Non si tratta di una previsione che rincorre il mercato, ma di un tentativo di stimare dove si stabilizzeranno i prezzi una volta che la fase più acuta dello scontro si sarà attenuata. Effetti della crisi nello Stretto di Hormuz sull’offerta globale di petrolio Lo Stretto di Hormuz, il corridoio marittimo tra Iran e Oman attraverso cui normalmente passa circa un quinto del consumo mondiale giornaliero di petrolio, è diventato il vero epicentro della crisi energetica. I flussi attraverso lo stretto si sono stabilizzati intorno a 6 milioni di barili al giorno, appena il 30% dei livelli precedenti al conflitto: un crollo che ha stravolto gli equilibri dell’offerta globale.
Interruzioni nella fornitura e difficoltà diplomatiche A luglio 2026 era naufragato un memorandum d’intesa tra Stati Uniti e Iran che avrebbe dovuto stabilizzare il transito petrolifero attraverso lo stretto. Quel fallimento diplomatico ha spento la principale fonte di ottimismo del mercato su una risoluzione a breve termine, e le stime di Fustier ne rispecchiano le conseguenze. Da allora la situazione si è ulteriormente deteriorata.
Impatto sui mercati
Secondo quanto riportato, gli Stati Uniti hanno colpito tre petroliere iraniane in risposta ad attacchi missilistici iraniani contro due navi da guerra statunitensi, mentre Teheran avrebbe tentato un secondo attacco, non dichiarato pubblicamente, contro navi della Marina USA. Il ministero degli Esteri iraniano ha definito l’attacco alle petroliere un “crimine di guerra” e un atto di “guerra economica”. Nel frattempo, militanti Houthi legati all’Iran hanno colpito impianti energetici in Arabia Saudita, causando incendi e fermi temporanei di alcune operazioni: più di 70 civili sono rimasti feriti negli attacchi, secondo il ministero degli Esteri saudita.

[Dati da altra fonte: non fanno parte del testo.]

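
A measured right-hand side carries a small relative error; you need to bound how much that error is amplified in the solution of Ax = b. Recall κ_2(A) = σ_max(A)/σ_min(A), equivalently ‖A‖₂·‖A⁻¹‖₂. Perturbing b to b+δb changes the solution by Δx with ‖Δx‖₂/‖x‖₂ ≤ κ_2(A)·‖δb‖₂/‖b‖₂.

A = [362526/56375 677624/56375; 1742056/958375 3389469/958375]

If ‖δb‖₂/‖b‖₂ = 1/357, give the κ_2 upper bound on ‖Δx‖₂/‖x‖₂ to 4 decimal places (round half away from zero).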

Tempi previsti per il recupero del flusso di petrolio Nonostante il quadro complicato, HSBC mantiene un’ipotesi di recupero graduale: i flussi dovrebbero risalire a 8 milioni di barili al giorno entro fine 2026 e a 9,5 milioni entro la metà del 2027. Anche in questo scenario relativamente favorevole, i volumi di transito resterebbero ben al di sotto delle medie storiche per più di un anno, un dato che spiega perché la crisi petrolio Stretto di Hormuz continui a pesare sulle stime a medio termine di tutte le banche d’affari. Scenari di mercato e rischi di volatilità del prezzo Il rischio più concreto per gli operatori è quello di un nuovo balzo dei prezzi se le trattative diplomatiche dovessero fallire ulteriormente.
Nello scenario di stallo prolungato disegnato da HSBC, con transito ancora depresso e assenza di accordi, il Brent potrebbe arrivare a 120 dollari al barile prima di attenuarsi nel corso del 2027. Rischi di picchi di prezzo se falliscono le trattative diplomatiche HSBC non è la sola a vedere questo pericolo. Anche Goldman Sachs ha alzato le proprie stime, portando il Brent a 85 dollari e il WTI a 80 dollari per dicembre 2026, con obiettivi rispettivamente di 80 e 75 dollari per il 2027.
Questo cambiamento continua a plasmare il panorama delle attività digitali.